With every word he shares, my heart cracks until I feel a deep physical pain in my chest. I feel the weight of every meal I have ever made my children, of every minute I have ever let them watch a screen, of every swim lesson I have let them skip when they were too tired. I think about all of the times I let them play with their Power Wheels in the driveway instead of pedaling their little bikes. And I want to make it all better, to change it all for him.

This is what parents do. We protect our children from hurt. We keep them from sticking metal objects in sockets so they don’t burn themselves up. We don’t allow them to jump off the top of the slide so they don’t break a leg. We keep them away from foods they are allergic to and toxic chemicals. But this? How do I protect my kid from this?

Suffice it to say, we tried. We read some picture books together about self-love and how everybody is different and how to stand up for yourself. We included my husband on the conversation who lovingly and confidently assured his son (and his wife) that he (they) were stronger than the words of some kids and that this too shall pass, as it had for him when he was teased for the same as a kid.

I consulted my therapist who told me to reframe the conversation into something positive — what can he do better than other kids because he is bigger than other kids? He liked that. And thankfully, 4-year-old attends a wonderful and supportive school and is taught by the most brilliant, compassionate people who, through a class lesson and a professional conversation with other teachers in charge of the playground and in a read-aloud story, addressed the issue without ever making my child feel like he had told on anyone or ever drawing attention to him in particular.

And the situation improved. For a while. Until the next time a child called him fat.

Part of me feels this need to describe my son here. To assure you he is not fat and to say all of the words (tall, broad, built big) that would make someone less harsh in their assessment of another’s size. Part of me wants to describe all of the healthy foods he likes and the active lifestyle he lives, all of the sports he plays. And part of you may want to hear that to know that I haven’t wronged my kids by relegating to him a life of obese ineptitude.
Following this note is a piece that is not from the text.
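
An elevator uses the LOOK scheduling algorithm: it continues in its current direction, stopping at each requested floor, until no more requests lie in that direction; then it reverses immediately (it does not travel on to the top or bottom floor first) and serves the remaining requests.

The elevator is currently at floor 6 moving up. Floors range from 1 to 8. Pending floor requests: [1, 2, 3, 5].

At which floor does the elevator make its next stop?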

But here is the thing: it doesn’t matter.

I am sure they are many messages in here — messages about healthy eating and building confidence in our kids and probably even something about kids getting soft because of participation trophies and self-serve frozen yogurt and how they need to toughen up like generations before them. (This time it’s not allergies. I am actually rolling my eyes.) People will draw from this what they will. But there is only one point I want to make.

Stop using the word “fat” to describe people. Stop using it to describe yourself, and stop using it to describe others. Stop warning your children that if they eat too much sugar they will get fat. Tell them it will hurt their teeth and their body and their brain, but don’t use getting fat as their punishment. Stop forgetting about the boys when we talk about positive body images in girls and not focusing all of our attention on how pretty or unpretty a woman may be. Boys hurt too. Stop making overweight people the butt of the joke and assuming they are lazy or unhealthy or unhappy.

I read a few things that told me to teach my child to take back the word “fat.” Teach him it’s not a negative thing to be called fat if you don’t feel like fat is a negative thing to be. But it is engrained in our culture that FAT = BAD. So I am counting on you to change your behavior and to ask others around you to do the same.

See, the thing is, your child is not the only one you have to protect. Maybe your child is not at risk of being called fat. But everyone — everyone — is at risk of being called something and it will hurt when they are. And just like I am asking you not to let your kids use the word “fat,” I promise not to let mine use the words that will hurt your kids either. It doesn’t stop at “fat.”

Think about how you guard the word “fuck.” Think about how you never use it in front of your children and would die of mortification if they used it against another child.

All I am asking is that you do the same with the word “fat.” Because I have been called both and believe me, “fat” hurts more.